Hierarchical Transformer for Scalable Graph Learning

May 04, 2023 · Declared Dead · 🏛 International Joint Conference on Artificial Intelligence

"No code URL or promise found in abstract"

Evidence collected by the PWNC Scanner

Authors Wenhao Zhu, Tianyu Wen, Guojie Song, Xiaojun Ma, Liang Wang arXiv ID 2305.02866 Category cs.LG: Machine Learning Cross-listed cs.AI, cs.SI Citations 24 Venue International Joint Conference on Artificial Intelligence Last Checked 3 months ago

Abstract

Graph Transformer is gaining increasing attention in the field of machine learning and has demonstrated state-of-the-art performance on benchmarks for graph representation learning.
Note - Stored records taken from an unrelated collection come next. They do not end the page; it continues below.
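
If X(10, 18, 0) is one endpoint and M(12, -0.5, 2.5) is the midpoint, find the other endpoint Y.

Y = 2M - X
  = (2·12 - 10, 2·(-0.5) - 18, 2·2.5 - 0)
  = (24 - 10, -1 - 18, 5 + 0)
  = (14, -19, 5)

(14, -19, 5)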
However, as current implementations of Graph Transformer primarily focus on learning representations of small-scale graphs, the quadratic complexity of the global self-attention mechanism presents a challenge for full-batch training when applied to larger graphs. Additionally, conventional sampling-based methods fail to capture necessary high-level contextual information, resulting in a significant loss of performance. In this paper, we introduce the Hierarchical Scalable Graph Transformer (HSGT) as a solution to these challenges. HSGT successfully scales the Transformer architecture to node representation learning tasks on large-scale graphs, while maintaining high performance. By utilizing graph hierarchies constructed through coarsening techniques, HSGT efficiently updates and stores multi-scale information in node embeddings at different levels. Together with sampling-based training methods, HSGT effectively captures and aggregates multi-level information on the hierarchical graph using only Transformer blocks. Empirical evaluations demonstrate that HSGT achieves state-of-the-art performance on large-scale benchmarks with graphs containing millions of nodes with high efficiency.